В кабачке слуга-итальянец встретил нас так приветливо, с такой предусмотрительностью — ну, прямо как официант-имеретин.
Выпив несколько стаканов кьянти, Вахтанг вдруг посмотрел на меня в упор и спросил:
— Скажи на милость, Тараш, только чистосердечно: не надоело тебе болтаться в чужих краях?
— Надоело… Ну, а дальше? Некоторое время мы оба молчим… Потом, отпив вина, я говорю:
— Признаться тебе, Вахтанг, мне так надоела и Европа, и ее музеи, что я не смогу вынести здесь еще хотя бы одну весну.

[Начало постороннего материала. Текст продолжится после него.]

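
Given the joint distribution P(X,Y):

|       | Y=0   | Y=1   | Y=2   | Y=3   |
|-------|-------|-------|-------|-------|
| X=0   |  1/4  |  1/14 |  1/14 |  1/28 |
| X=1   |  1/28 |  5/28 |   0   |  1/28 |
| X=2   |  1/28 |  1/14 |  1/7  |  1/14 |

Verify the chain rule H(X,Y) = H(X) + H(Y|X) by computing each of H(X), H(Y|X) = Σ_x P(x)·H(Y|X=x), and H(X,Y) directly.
H(X) = 1.5502 bits, H(Y|X) = 1.5693 bits, H(X,Y) = 3.1195 bits

Marginal of X (row sums):
  P(X=0) = 1/4 + 1/14 + 1/14 + 1/28 = 3/7
  P(X=1) = 1/28 + 5/28 + 0 + 1/28 = 1/4
  P(X=2) = 1/28 + 1/14 + 1/7 + 1/14 = 9/28
H(X) = -[(3/7)·log₂(3/7) + (1/4)·log₂(1/4) + (9/28)·log₂(9/28)]
  = 0.523882 + 0.500000 + 0.526317 = 1.5502 bits

H(Y|X) = Σ_x P(x)·H(Y|X=x):
  X=0: P(X=0) = 3/7, P(Y|X=0) = (7/12, 1/6, 1/6, 1/12) → H(Y|X=0) = 1.614005
  X=1: P(X=1) = 1/4, P(Y|X=1) = (1/7, 5/7, 0, 1/7) → H(Y|X=1) = 1.148835
  X=2: P(X=2) = 9/28, P(Y|X=2) = (1/9, 2/9, 4/9, 2/9) → H(Y|X=2) = 1.836592
H(Y|X) = (3/7)·1.614005 + (1/4)·1.148835 + (9/28)·1.836592 = 1.5693 bits

H(X,Y) = -Σ_{x,y} P(x,y) log₂ P(x,y). Per-cell terms -P(x,y)·log₂P(x,y):
  X=0: 0.500000, 0.271954, 0.271954, 0.171691
  X=1: 0.171691, 0.443826, 0.000000, 0.171691
  X=2: 0.171691, 0.271954, 0.401051, 0.271954
  (cells with P = 0 contribute 0)
Sum of the 12 terms: H(X,Y) = 3.1195 bits

Chain rule check:
  H(X) + H(Y|X) = 1.5502 + 1.5693 = 3.1195 bits
  H(X,Y) = 3.1195 bits
✓ Chain rule verified.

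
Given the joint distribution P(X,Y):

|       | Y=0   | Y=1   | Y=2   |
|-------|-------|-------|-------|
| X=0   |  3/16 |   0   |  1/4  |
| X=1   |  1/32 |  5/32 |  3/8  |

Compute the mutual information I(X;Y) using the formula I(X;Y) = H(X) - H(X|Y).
0.2524 bits

I(X;Y) = H(X) - H(X|Y)

Marginal of X (row sums):
  P(X=0) = 3/16 + 0 + 1/4 = 7/16
  P(X=1) = 1/32 + 5/32 + 3/8 = 9/16
H(X) = -[(7/16)·log₂(7/16) + (9/16)·log₂(9/16)]
  = 0.5218 + 0.4669 = 0.9887 bits

Marginal of Y (column sums):
  P(Y=0) = 3/16 + 1/32 = 7/32
  P(Y=1) = 0 + 5/32 = 5/32
  P(Y=2) = 1/4 + 3/8 = 5/8
H(X|Y) = Σ_y P(y)·H(X|Y=y):
  Y=0: P(Y=0) = 7/32, P(X|Y=0) = (6/7, 1/7) → H(X|Y=0) = 0.5917
  Y=1: P(Y=1) = 5/32, P(X|Y=1) = (0, 1) → H(X|Y=1) = 0.0000
  Y=2: P(Y=2) = 5/8, P(X|Y=2) = (2/5, 3/5) → H(X|Y=2) = 0.9710
H(X|Y) = (7/32)·0.5917 + (5/32)·0.0000 + (5/8)·0.9710 = 0.7363 bits

I(X;Y) = H(X) - H(X|Y) = 0.9887 - 0.7363 = 0.2524 bits

Cross-check via I(X;Y) = H(X) + H(Y) - H(X,Y): computing H(Y) from the column sums and H(X,Y) from the 6 cells in the same way gives H(Y) = 1.3219 bits and H(X,Y) = 2.0582 bits, so
I(X;Y) = 0.9887 + 1.3219 - 2.0582 = 0.2524 bits ✓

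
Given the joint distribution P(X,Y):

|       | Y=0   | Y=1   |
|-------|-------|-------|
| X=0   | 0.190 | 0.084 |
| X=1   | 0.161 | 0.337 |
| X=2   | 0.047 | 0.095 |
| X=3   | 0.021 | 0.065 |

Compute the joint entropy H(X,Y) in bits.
2.6117 bits

H(X,Y) = -Σ_{x,y} P(x,y) log₂ P(x,y). Per-cell terms -P(x,y)·log₂P(x,y):
  X=0: 0.45523, 0.30017
  X=1: 0.42421, 0.52881
  X=2: 0.20733, 0.32261
  X=3: 0.11704, 0.25632
Sum of the 8 terms: H(X,Y) = 2.6117 bits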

Уже наступила восьмая осень, а я с содроганием ожидаю девятой весны на чужбине. Я ощущаю прямо-таки физическую боль от тоски по Грузии, по ее воздуху, песням, вину, перцу…
Мы оторвались от своей страны, не знаем, чем там живут, о чем мечтают. Может быть, приехав на родину, я окажусь таким же чужим для моего народа, как и он для меня. Еще немного, и я ничем не буду отличаться от заезжих иностранцев, которые видят в Грузии только горы, вино, баню.
Все больше овладевает мною непреодолимая меланхолия — та самая, что преследовала моего покойного отца. В Италии она еще усилилась.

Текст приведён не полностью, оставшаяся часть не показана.